Shivambu told more than 800 delegates at the party’s second KwaZulu-Natal Provincial People’s Assembly in Pietermaritzburg that Nene visited Ajay Gupta more than six times at the family’s Saxonwold compound, proving he was friends with the Guptas.
He said the man at the helm of the National Treasury should disclose all the dealings he had with the “Gupta criminal syndicate”.
He said Nene, who last week appeared before the Inquiry into State Capture headed by Deputy Chief Justice Raymond Zondo, made the Guptas’ compound his second home.
He said as soon as former president Jacob Zuma was elected in 2009, the Guptas had total control of him and eventually went on to constitute the majority of Zuma’s cabinet by 2014.
“They are the ones who went to Zuma to say ‘this Nhlanhla Nene is amenable to our interests let us make him the minister of finance because once he is there we’re going to eat even more, easily,” said Shivambu.
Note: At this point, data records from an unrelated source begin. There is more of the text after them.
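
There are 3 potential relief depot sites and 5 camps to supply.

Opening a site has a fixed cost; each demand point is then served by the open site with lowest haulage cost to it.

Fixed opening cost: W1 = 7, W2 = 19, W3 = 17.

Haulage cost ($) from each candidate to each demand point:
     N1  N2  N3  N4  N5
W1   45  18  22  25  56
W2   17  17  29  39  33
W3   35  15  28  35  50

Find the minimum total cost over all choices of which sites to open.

Open {W1, W2}: assign each demand point to its cheapest open site.
  N1→W2 17, N2→W2 17, N3→W1 22, N4→W1 25, N5→W2 33
  haulage cost 114, fixed 26 → total 140.
Compare {W2}: haulage cost 135 + fixed 19 = 154.
Compare {W1, W2, W3}: haulage cost 112 + fixed 43 = 155.
Compare {W2, W3}: haulage cost 128 + fixed 36 = 164.
All other subsets cost ≥ 154. Minimum total cost: 140.

140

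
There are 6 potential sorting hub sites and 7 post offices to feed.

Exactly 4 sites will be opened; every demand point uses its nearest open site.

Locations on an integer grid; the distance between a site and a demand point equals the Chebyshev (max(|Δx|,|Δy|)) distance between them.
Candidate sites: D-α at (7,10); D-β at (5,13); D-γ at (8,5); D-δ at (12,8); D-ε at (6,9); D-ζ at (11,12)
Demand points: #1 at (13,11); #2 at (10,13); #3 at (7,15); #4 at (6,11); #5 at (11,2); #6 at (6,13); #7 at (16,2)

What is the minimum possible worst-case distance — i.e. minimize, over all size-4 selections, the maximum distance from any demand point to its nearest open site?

6

Open {D-α, D-β, D-γ, D-δ}.
  Farthest demand point is #7 at distance 6 (to D-δ); all others are ≤ 6.
With {D-α, D-β, D-δ, D-ε} the worst case is 6.
With {D-α, D-β, D-δ, D-ζ} the worst case is 6.
No size-4 selection achieves below 6.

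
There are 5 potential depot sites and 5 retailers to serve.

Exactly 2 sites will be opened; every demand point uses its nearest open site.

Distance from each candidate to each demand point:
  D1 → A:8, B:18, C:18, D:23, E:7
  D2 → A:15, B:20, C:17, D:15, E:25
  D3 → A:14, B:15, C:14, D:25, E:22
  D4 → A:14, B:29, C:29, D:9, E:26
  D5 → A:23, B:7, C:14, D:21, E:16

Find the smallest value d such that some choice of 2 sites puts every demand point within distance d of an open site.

16

Open {D2, D5}.
  Farthest demand point is E at distance 16 (to D5); all others are ≤ 16.
With {D4, D5} the worst case is 16.
With {D1, D2} the worst case is 18.
No size-2 selection achieves below 16.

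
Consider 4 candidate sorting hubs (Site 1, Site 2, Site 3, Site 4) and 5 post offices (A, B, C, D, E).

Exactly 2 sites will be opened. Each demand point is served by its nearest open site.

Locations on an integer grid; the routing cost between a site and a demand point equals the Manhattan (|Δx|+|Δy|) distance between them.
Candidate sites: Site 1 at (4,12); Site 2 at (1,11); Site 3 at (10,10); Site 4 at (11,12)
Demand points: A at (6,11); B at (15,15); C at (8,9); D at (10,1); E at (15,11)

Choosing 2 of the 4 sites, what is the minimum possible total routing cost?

Open {Site 3, Site 4}.
  A→Site 3 5, B→Site 4 7, C→Site 3 3, D→Site 3 9, E→Site 4 5  ⇒ total 29.
Compare {Site 1, Site 3}: total 31.
Compare {Site 1, Site 4}: total 33.
No size-2 selection does better; minimum is 29.

29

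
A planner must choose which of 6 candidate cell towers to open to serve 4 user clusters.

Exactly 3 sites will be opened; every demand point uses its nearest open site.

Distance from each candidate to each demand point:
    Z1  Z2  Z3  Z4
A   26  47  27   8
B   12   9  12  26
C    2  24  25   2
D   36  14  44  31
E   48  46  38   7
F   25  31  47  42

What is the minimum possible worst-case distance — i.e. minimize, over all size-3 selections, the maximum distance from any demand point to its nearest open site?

12

Open {A, B, C}.
  Farthest demand point is Z3 at distance 12 (to B); all others are ≤ 12.
With {A, B, D} the worst case is 12.
With {A, B, E} the worst case is 12.
No size-3 selection achieves below 12.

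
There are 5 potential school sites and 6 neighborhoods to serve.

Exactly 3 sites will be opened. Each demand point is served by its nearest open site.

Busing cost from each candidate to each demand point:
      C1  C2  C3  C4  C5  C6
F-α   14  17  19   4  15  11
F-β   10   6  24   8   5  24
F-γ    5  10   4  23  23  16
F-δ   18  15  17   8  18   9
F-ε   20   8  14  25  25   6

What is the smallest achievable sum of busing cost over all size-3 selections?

34

Open {F-β, F-γ, F-ε}.
  C1→F-γ 5, C2→F-β 6, C3→F-γ 4, C4→F-β 8, C5→F-β 5, C6→F-ε 6  ⇒ total 34.
Compare {F-α, F-β, F-γ}: total 35.
Compare {F-β, F-γ, F-δ}: total 37.
No size-3 selection does better; minimum is 34.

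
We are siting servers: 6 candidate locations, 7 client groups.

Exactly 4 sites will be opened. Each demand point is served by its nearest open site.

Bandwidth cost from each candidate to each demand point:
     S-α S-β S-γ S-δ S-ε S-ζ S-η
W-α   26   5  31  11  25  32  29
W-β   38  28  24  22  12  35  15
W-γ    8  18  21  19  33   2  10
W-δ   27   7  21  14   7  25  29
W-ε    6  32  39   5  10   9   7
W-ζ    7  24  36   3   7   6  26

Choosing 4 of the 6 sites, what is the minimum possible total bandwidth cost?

51

Open {W-α, W-γ, W-ε, W-ζ}.
  S-α→W-ε 6, S-β→W-α 5, S-γ→W-γ 21, S-δ→W-ζ 3, S-ε→W-ζ 7, S-ζ→W-γ 2, S-η→W-ε 7  ⇒ total 51.
Compare {W-α, W-γ, W-δ, W-ε}: total 53.
Compare {W-γ, W-δ, W-ε, W-ζ}: total 53.
No size-4 selection does better; minimum is 51.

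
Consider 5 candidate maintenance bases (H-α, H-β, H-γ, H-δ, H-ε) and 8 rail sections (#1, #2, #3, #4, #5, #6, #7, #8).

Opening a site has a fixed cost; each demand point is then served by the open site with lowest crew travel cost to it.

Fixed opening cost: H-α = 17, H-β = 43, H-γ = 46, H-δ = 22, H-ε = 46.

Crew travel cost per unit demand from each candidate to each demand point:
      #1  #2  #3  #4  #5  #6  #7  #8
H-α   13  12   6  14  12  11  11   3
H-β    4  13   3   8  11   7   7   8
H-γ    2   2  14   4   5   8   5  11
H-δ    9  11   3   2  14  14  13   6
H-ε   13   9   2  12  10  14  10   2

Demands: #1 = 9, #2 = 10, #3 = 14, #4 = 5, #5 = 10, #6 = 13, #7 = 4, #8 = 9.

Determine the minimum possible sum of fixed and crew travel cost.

370

Open {H-γ, H-ε}: assign each demand point to its cheapest open site.
  #1→H-γ 9×2=18, #2→H-γ 10×2=20, #3→H-ε 14×2=28, #4→H-γ 5×4=20, #5→H-γ 10×5=50, #6→H-γ 13×8=104, #7→H-γ 4×5=20, #8→H-ε 9×2=18
  crew travel cost 278, fixed 92 → total 370.
Compare {H-α, H-γ, H-δ}: crew travel cost 291 + fixed 85 = 376.
Compare {H-γ, H-δ, H-ε}: crew travel cost 268 + fixed 114 = 382.
Compare {H-γ, H-δ}: crew travel cost 318 + fixed 68 = 386.
All other subsets cost ≥ 376. Minimum total cost: 370.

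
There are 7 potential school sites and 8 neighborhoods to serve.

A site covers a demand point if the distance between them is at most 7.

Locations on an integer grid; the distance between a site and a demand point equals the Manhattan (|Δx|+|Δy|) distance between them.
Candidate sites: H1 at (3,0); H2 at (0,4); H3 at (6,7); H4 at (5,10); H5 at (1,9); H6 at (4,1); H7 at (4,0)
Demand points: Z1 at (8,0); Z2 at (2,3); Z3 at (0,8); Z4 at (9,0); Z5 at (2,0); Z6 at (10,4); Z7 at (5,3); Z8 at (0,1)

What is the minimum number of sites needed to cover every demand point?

2

Coverage sets (demand points within 7 of each site):
  H1: {Z1, Z2, Z4, Z5, Z7, Z8}
  H2: {Z2, Z3, Z5, Z7, Z8}
  H3: {Z3, Z6, Z7}
  H4: {Z3, Z7}
  H5: {Z2, Z3}
  H6: {Z1, Z2, Z4, Z5, Z7, Z8}
  H7: {Z1, Z2, Z4, Z5, Z7, Z8}
No single site covers all 8 demand points.
But {H1, H3} covers everything, so the minimum is 2.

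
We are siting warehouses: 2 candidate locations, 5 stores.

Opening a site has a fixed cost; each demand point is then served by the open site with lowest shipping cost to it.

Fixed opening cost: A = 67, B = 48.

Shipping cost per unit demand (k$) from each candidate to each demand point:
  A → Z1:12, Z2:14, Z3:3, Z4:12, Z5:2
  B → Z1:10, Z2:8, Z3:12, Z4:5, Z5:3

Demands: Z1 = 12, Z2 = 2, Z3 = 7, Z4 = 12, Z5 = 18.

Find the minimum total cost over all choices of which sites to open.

368

Open {A, B}: assign each demand point to its cheapest open site.
  Z1→B 12×10=120, Z2→B 2×8=16, Z3→A 7×3=21, Z4→B 12×5=60, Z5→A 18×2=36
  shipping cost 253, fixed 115 → total 368.
Compare {B}: shipping cost 334 + fixed 48 = 382.
Compare {A}: shipping cost 373 + fixed 67 = 440.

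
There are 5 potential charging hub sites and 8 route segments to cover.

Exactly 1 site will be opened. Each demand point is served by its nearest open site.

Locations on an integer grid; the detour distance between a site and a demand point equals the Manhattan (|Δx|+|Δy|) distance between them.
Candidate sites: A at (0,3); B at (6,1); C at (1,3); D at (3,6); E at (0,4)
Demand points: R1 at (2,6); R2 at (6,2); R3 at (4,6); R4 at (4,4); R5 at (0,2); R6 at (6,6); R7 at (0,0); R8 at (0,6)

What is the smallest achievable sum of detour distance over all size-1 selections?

34

Open {D}.
  R1→D 1, R2→D 7, R3→D 1, R4→D 3, R5→D 7, R6→D 3, R7→D 9, R8→D 3  ⇒ total 34.
Compare {C}: total 38.
Compare {E}: total 38.
No size-1 selection does better; minimum is 34.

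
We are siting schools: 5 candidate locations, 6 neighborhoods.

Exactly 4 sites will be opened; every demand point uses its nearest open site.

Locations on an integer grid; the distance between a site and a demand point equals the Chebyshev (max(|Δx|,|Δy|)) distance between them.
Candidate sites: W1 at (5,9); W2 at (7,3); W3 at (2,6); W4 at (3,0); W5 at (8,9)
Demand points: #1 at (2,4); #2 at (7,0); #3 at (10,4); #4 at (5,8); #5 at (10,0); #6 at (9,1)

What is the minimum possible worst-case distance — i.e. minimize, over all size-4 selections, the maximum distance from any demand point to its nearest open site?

Open {W1, W2, W3, W4}.
  Farthest demand point is #2 at distance 3 (to W2); all others are ≤ 3.
With {W1, W2, W3, W5} the worst case is 3.
With {W2, W3, W4, W5} the worst case is 3.
No size-4 selection achieves below 3.

3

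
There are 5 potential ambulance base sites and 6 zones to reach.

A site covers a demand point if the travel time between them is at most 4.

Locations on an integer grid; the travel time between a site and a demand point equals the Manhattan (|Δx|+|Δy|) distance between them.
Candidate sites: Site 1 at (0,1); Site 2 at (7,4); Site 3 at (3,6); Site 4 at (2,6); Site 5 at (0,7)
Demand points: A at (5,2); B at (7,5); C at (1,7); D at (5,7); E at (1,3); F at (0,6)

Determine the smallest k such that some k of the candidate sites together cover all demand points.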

He said when Nene was appointed finance minister by Zuma in May 2014, the minister stopped his interactions with the Guptas and “acted as if he’s powerful and he doesn’t want to report to those people who appointed him as minister of finance”.
“They (the Guptas) cautioned him (Nene) they would fire him because they hired him and he still thought that was nothing.
“Then they went to his deputy, Mcebisi Jonas at the time, to say Nene was no longer co-operating and wanted to make him the minister instead,” Shivambu said.
He said that was followed by the R600million bribe the Guptas allegedly made to Jonas, which was declined, before they approached Des van Rooyen, who “immediately co-operated”, before being taken on “seven days of induction on corruption”.
“They were inducting him on how to be corrupt, how to take key institutions and hand them over to them.”
Shivambu said that the Guptas had “a clear grand plan on sabotaging South Africa” through capturing National Treasury.
In a statement following his appearance before the inquiry, Nene wrote an apology to South Africans for his interactions with the Guptas, saying part of his duty as an office bearer was to meet fellow South Africans and other stakeholders when they requested.
“However, I was wrong in meeting the Guptas at their residence and not in my office or at least a public place,” Nene said.
Today, the EFF’s leader, Julius Malema, is expected to address the gathering which saw a closely contested battle for the position of provincial chairperson between the party’s two members of the KwaZulu-Natal provincial legislature Vusi Khoza and Vukani Ndlovu.
The EFF is hard at work in a bid to make inroads in the province ahead of next year’s general elections.
Malema previously said his party was intent on ensuring it weakened the ANC's stronghold in the province.